These photos were taken of a lovely little town in Virginia, called Staunton
(pronounced Stan•tun). It is one of those towns that dates back 250 years,
has cobblestone roads, beautiful stately old homes, friendly people, and enough
charm to choke a horse. If you are driving through Virginia, I suggest you visit.
Each image here has been reduced to 290x225 to improve load-time, but each
is linked to their 640x480 original. If you have the time I suggest you check
them out. They are quite impressive. On the left you will see the original image,
just as it was taken. To the right, the image as it was adjusted in Photoshop.
There are some purists who don't think you should change a photo, but that is
not a debate I care anything about. In many cases this is about personal preference.
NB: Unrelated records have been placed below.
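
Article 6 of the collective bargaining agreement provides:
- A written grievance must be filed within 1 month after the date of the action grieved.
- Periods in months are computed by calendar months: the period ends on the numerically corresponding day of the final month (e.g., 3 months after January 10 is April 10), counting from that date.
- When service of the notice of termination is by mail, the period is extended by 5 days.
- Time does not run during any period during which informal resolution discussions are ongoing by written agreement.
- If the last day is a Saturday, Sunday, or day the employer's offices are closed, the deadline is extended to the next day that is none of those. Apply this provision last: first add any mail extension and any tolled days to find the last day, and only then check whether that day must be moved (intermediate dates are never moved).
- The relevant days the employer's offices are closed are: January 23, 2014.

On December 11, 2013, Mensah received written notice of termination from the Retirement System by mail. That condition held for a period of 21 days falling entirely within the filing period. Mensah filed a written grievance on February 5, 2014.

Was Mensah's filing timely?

Yes

1 month after December 11, 2013 is January 11, 2014.
Service was by mail, adding 5 days: January 11, 2014 + 5 days = January 16, 2014.
Tolling adds 21 days: January 16, 2014 + 21 days = February 6, 2014.
February 6, 2014 is a Thursday and not a day the employer's offices are closed, so no extension applies.
The deadline is February 6, 2014; the filing on February 5, 2014 is on or before that date.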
A good picture and an excellent place to dine, The
Pullman Restaurant. Took this image at about 4:30 in the afternoon. Simply
adjusted the curves and the color levels to bring out more of the reds, yellows
and browns of the building. As I mentioned earlier, the E2 has a tendency to
"cool" the images. I don't think you can dispute that the image
actually looks warmer and it only took about 2 minutes to make the change. With
a little extra time I could also improve the look of the sky by toning it down.
The Pullman use to be part of the train station. Back when the rails were the
only way to get from city to city, this was quite the happening place. Behind
the Pullman is the actual railroad (still in use). There is an old iron foot
bridge you can use to get from one side of the tracks to the other. What I did
with this image is use the color level settings to bring out a little more blue
in the sky, bring out the reds and browns of the woods, and enhance the green
paint of the bridge. By working with the curves, I was also able to enhance
and bring out the shadows.
I was walking by a cute little shop on Beverly Street (the old main street)
and I just had to catch her with my E2. It isn't a bad shot without any editing,
but I wanted to bring out a little more of her yellow and red colors. Also,
just by making some simple color adjustments, I was able to give her tail feathers
a little more depth. Wonder where they get the term hen-pecked?
While continuing my walk down Beverly street, I ran across this staircase behind
an old wooden door with a very dirty window and very little light. I adjusted
the E2 setting to "Lighten" before taking the shot through the window.
When editing I adjusted the curves to tone down the brightness and then used
my color levels to bring out the natural colors of the wood. Not bad huh?